Jake Walker said the family had noticed the beach flags ever since their arrival, and got curious about the meaning after seeing the flag go from yellow earlier in the week, denoting moderate surf conditions, to red on Friday.

"We've noticed all this week," Jake Walker said, and when the flag changed color they noticed the signs along the Miramar Regional Beach Access explaining their meanings.  

This brief advice on how to escape from a rip current is among the safety messages on the ramp leading to the beach at the Miramar Regional Beach Access off Scenic Gulf Drive in Walton County. The county has been working to amplify its messaging on beach safety, particularly with regard to dangerous surf conditions.

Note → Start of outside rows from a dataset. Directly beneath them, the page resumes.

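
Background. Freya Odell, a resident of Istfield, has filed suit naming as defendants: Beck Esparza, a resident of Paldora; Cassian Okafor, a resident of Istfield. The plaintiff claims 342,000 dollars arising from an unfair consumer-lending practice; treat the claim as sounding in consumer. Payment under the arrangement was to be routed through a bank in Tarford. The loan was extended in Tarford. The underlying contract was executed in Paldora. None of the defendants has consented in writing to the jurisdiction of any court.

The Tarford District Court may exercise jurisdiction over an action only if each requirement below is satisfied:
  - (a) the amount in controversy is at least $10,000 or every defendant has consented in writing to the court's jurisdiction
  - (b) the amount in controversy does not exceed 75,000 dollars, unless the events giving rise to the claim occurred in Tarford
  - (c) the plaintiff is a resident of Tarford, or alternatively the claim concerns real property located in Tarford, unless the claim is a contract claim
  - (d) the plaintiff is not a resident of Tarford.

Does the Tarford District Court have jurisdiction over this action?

The Tarford District Court:
  (a) The amount in controversy is 342,000 dollars, which meets the $10,000 floor, which satisfies one of the alternatives. Met.
  (b) The amount in controversy is 342,000 dollars, above the 75,000 dollars ceiling. However, the operative events occurred in Tarford, so the 'unless' proviso supplies this condition. Condition met.
  (c) The plaintiff resides in Istfield, not Tarford; the claim does not concern real property — no alternative holds. And the claim is a consumer claim, not a contract claim, so the proviso does not save it. Not met.
  (d) The plaintiff resides in Istfield, which is not Tarford. Met.
  → Not every requirement is met — no jurisdiction.

No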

While one of the dune walkovers features a large sign on the beach side displaying the meaning of the flags, other walkovers either are not marked or have only small signs regarding the flag systems.

The Walkers suggested posting additional signage on the dune walkovers, particularly on the parking lot side, and more generally, to make the signs "just a little bit bigger," Gene Walker said.  

Like visitors, residents have noticed the county's stepped-up messaging. Enjoying the beach on Sunday afternoon, Tim Longwiner and Bo Smith noted the county's use of the Splashboard Media boat that moves a giant video board along the beaches to spread the message about the beach flag system.

Media coverage about the efforts also has helped get the word out, they said.

Resident, Kathy Wallace praised the county's efforts to boost beach safety awareness, and suggested that visitors might simply need to pay more attention.

"I don't know why they ignore it," Wallace said. "I don't know if it's a communications barrier. The county is doing their best."